I haven’t written much about being Latina on this blog. The absence of this element doesn’t mean it doesn’t matter. Of course it does. Obviously. I’m beyond proud to be Puerto Rican and Cuban. It’s just that growing up and even now, I’ve never felt marginalized because of it. This is a position of privilege. To be clear, I’d never minimize the experiences of other Latinx people and other minorities just because I haven’t really experienced certain things. Ever.
These are the facts: I’m Puerto Rican and Cuban. I’m also disabled. I celebrate my Latinidad daily….but over the years it feels like my experiences as a disabled person have just been a bit louder. If that makes any sense…I’m probably rambling, right? This intersection is complicated. Complex. It’s going to take more than a single blog post to unpack it all. But I do want to unpack it a bit more on here. More to come.
The last post highlights the intersection between disability and sexuality. My professor’s essay does, too. Personally, I don’t want to remember that visit with that gynecologist any more than I want to remember that disastrous trip on the Metro North railroad. Was the doctor’s visit traumatic? Absolutely. Does it matter? You bet.

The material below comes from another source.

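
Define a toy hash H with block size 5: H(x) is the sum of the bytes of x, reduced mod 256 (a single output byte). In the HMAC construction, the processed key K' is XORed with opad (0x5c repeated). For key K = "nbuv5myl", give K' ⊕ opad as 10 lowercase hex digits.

Key "nbuv5myl" = 6e 62 75 76 35 6d 79 6c is 8 bytes > B = 5, so hash it first: H(key) = 42, then zero-pad to 5 bytes: K' = 42 00 00 00 00.
XOR each byte with 0x5c: 42⊕5c=1e, 00⊕5c=5c, 00⊕5c=5c, 00⊕5c=5c, 00⊕5c=5c.

1e5c5c5c5c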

The awful visit with the doctor truly worsened the already fragile relationship I had with my body and my self image. I’ve spent a lot of time in the medical system. Being a patient had been such a huge part of my life for so long that I became enamored and fixated with the idea of one day going to medical school. Being disabled certainly muddled the reality of what becoming a physician really meant. Took me a while to realize that, however. I attempted pre-med science courses in college as an English major. Three separate times, to be exact. It took me attending a whole other university as a post-baccalaureate pre-med student to realize how miserable I was on that path. And I mean truly and completely miserable. Depressed. Anxious. Utterly incapable. Totally heartbroken. Now that’s a horrible picture to paint but that’s what it felt like and I’m not apologizing for it. Eventually I told myself that nothing on this earth was worth sacrificing my happiness and compromising my mental health. Nothing. I mean that. Leaving that pre-med program was one of the most liberating things I’ve ever done. I’ll stand by that decision always. It blew my whole world open. Cleared the way for me to do what I love and to have SDR surgery. You know what they say. When one door closes….
Phew. That was a lot. I want to close with another heartfelt thank you to Jennifer Rudolph and the rest involved. Go buy the book. You won’t be disappointed.